Al mercato, a Don Dinero e all’interesse strumentale tutto va sacrificato: come si è permessa un’atleta esperta come Vera Lugli di iniziare e proseguire la sua gravidanza, forse di amare già il suo bambino che poi, sfortunatamente, ha perduto? Paghi il conto, risarcisca il danno subito dalla pallavolo pordenonese, alla quale sono mancate le sue prestazioni sportive.

E’ tutto molto normale, nell’impero di Don Dinero. Un giovane amico ci faceva notare che per gran parte delle giovani generazioni è del tutto impensabile un mondo diverso da questo: nessuno ne parla, nessuno lo propone o lo spiega. Da oggi, forse, diventerà normale assicurarsi contro gravidanze indesiderate. Sei incinta, ti sposi? Sei una perdente nel gran gioco del successo, della “realizzazione”. Chissà perché avere figli, educarli e metterli “all’onore del mondo”, come si diceva un tempo, non è una “realizzazione “per madri e padri.

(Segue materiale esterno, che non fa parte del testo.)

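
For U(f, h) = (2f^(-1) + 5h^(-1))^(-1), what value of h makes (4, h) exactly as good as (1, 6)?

h = 15/7

U depends on (f, h) only through S = 2f^(-1) + 5h^(-1), so equal utility means equal S. At (1, 6): S = 17/6.
With f = 4: 2·4^(-1) = 0.5, so 5h^(-1) = 17/6 − 0.5 = 7/3, i.e. h^(-1) = 7/15.
Hence h = 1/(7/15) = 15/7.
Check: U(4, 15/7) = 0.3529.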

Il deserto avanza: guai a chi costruisce deserti, ammoniva Zarathustra. Viviamo nell’effimero trionfo degli “ultimi uomini” che ammiccano e credono di aver inventato la felicità. La differenza – abissale- dal tempo di Nietzsche, annunciatore della morte di Dio come prologo della fine dell’uomo, è che noi siamo davvero gli ultimi uomini. Dopo di noi, il nulla. Chi verrà dopo di noi, se nascere è un danno, restare incinte una colpa per la quale risarcire non una vittima, ma il datore di lavoro? O forse è meglio dire padrone, come una volta.

La condizione di chi non è padrone di se stesso e della propria vita si chiama schiavitù. Lo schiavo avrà figli – “farà figli”, nel bieco linguaggio produttivo - solo se lo vuole il padrone, nel tempo stabilito da lui. Rassegniamoci, ma abbiamo la certezza, il sollievo, che il suo dominio durerà poco: Don Dinero è sterile, la sua è un’incultura provvisoria, presagio di morte. Un detto orientale dice: quando arrivi alla vetta, continua a salire. E’ vero anche il contrario: quando tocchi il fondo, continua a scendere.